Va, lève-toi ! Embrasse la terre de ton jardin, égrène-la entre tes mains, comme si elle était ton seul trésor ! Passe par le cri de la buse qui attend un souffle pour déployer ses ailes semblables aux tiennes, et cette question "Qui es-tu ? " saura ouvrir ton ciel !






lundi 16 juin 2025

 



Le frisson vert

Dans ce silence, je n'ai plus de mots. A peine suis-je un oiseau qui lisse ses ailes et contemple le déclin du soleil ! Qu'est-ce qui s'ouvre, qu'est-ce qui apparaît ? Oh ! Lueur qui ne se comprend pas, qui empoigne les profondeurs de l'être, là où plus rien ne le protège, entièrement démuni, entièrement vulnérable, là où l'on voit l'enfance véritable, celle qui est sans plis et sans détours, qui ne dissimule plus rien, celle qui frémit le couteau sous la gorge, celle qui demeure muette devant les boursouflures du savoir ! C'est de vie qu'il s'agit, là où deux mains espèrent se rejoindre, là ou deux êtres comprennent que seule la douceur engendre et qu'elle relie chacun à son visage véritable ! Monde défiguré par la violence et le bruit, terre étourdie, qui oeuvre pour la mort dans le refus du don et du partage, suivrez-vous encore longtemps l'araignée qui tisse sa toile d'illusions ! Blanche primevères qui ne retiennent rien, naissent et disparaissent sans autre raison que leur splendeur, témoignez de l'unité paisible qui vient quand la faille atroce s'expose enfin à ce qui peut la guérir ! Un frisson vert parcourt les arbres de la colline, les jardins frémissent aux avances du printemps, les bourdons sortent de leur cachette. Les aubépines terminent l'hiver trop doux sous une neige délicate de pétales ! Toute la nature appelle à une amitié secrète, à une connivence de chaque instant, la seule qui vaille, la même que celle qui parfois permet de reconnaître un humain délivré de lui-même, libre, entièrement libre !






mercredi 11 juin 2025

 

Le blog reprendra lundi 16 juin

Merci de votre fidélité





 


Venir au monde


Rendre compte, être avec soi comme un arbre qui tremble sous la brise du soir, tu es attentif à ce qui se tait derrière les mots. Autre présence, autre langage !

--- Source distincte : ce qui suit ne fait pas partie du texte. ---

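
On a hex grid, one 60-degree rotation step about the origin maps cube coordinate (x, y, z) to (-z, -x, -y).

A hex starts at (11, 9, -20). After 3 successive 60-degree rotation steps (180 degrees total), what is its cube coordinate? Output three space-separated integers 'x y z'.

Answer: -11 -9 20

Derivation:
Start: (11, 9, -20)
Step 1: (11, 9, -20) -> (-(-20), -(11), -(9)) = (20, -11, -9)
Step 2: (20, -11, -9) -> (-(-9), -(20), -(-11)) = (9, -20, 11)
Step 3: (9, -20, 11) -> (-(11), -(9), -(-20)) = (-11, -9, 20)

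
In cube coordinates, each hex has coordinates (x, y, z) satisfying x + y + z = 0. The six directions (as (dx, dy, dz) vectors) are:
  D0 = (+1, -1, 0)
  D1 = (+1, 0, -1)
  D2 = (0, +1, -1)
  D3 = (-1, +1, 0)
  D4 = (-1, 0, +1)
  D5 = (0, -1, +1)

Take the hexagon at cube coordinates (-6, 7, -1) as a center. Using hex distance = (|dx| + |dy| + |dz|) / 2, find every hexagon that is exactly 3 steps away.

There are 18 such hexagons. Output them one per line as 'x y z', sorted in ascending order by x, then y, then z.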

Qu'est-ce qui te permet d'être debout ? Les roses croisées sur ton chemin de tous les jours ? Et si tout était de l'ordre du miracle . Plus grandit ta fragilité, plus il te semble disparaître, plus le monde s'offre comme une caresse ! Il y a les feuilles du noisetier qui se déplient comme un éventail, l'ombellifère qui se repose en elle-même dans l'équilibre de sa forme ! Il y a le réveil sur ton bureau qui n'est plus là pour marquer le temps mais pour introduire à la profondeur !

Tu plonges ! De quoi aurais-tu encore peur ? Tu croises des visages si beaux. On dirait des océans. Une telle douceur dans les regards comme l'avoine qui ondule dans les champs !

Ondulation des cheveux noir et argent de ta grand-mère qui est venue te voir, comme cela, un matin, par l'étrange chemin de ta mémoire, douceur d'une femme qui comprenait sans dire mot, cœur cloué par une souffrance qu'elle taisait pour préserver l'amour ! Mon petit, mon petit ! murmurait-elle et on ne sentait ni reproche, ni colère, seule l'infinie douceur qui venait de plus loin qu'elle !

Ce soir, le hêtre pourpre a retrouvé sa flamme. Il domine fièrement la colline et tu le regardes d'une manière neuve, ou plutôt, il vient à toi sans s'imposer. Il est encore là pour longtemps! Mais si personne ne le contemple, existera-t-il vraiment ?

Les oiseaux s'agitent un peu plus avec l'arrivée du soir, comme les humains qui font une dernière course avant de rentrer. Toi, tu écris, tu sens la fumée qui monte d'un jardin voisin. On y brûle des branches mortes avant la pluie. Est-ce ainsi la paix ? Le soir, avec ses odeurs, ses arbres qui n'écriront jamais ?

Venir au monde, tu le sais bien, personne ne le demande. Et pourtant tu aimerais qu'il advienne quelque chose ! Tu attends sans attendre, comme s'il fallait ouvrir les yeux encore plus grands !

La fumée s'éloigne, les fleurs du marronnier, chandelles roses et blanches, s'allument dans la nuit qui vient !







mardi 10 juin 2025


Reviens, reviens !

Fleuve dont nul ne sait rien, toute image emportée, gravité des feuillages qui invitent à respirer, tu te tiens là ! La folie ne viendra pas. Parole, or qui s'envole, ne va pas trop loin ! Es-tu là ? Tu appelles et c'est seulement un regard, un voile à écarter, liberté de l'eau, enfant emporté par les reflets ! Tu le sais, tu le pressens, affleurement du dénuement. Rien, l'ombre du corbeau reste en ta mémoire, pendant qu'il continue son vol, toute douleur ignorée !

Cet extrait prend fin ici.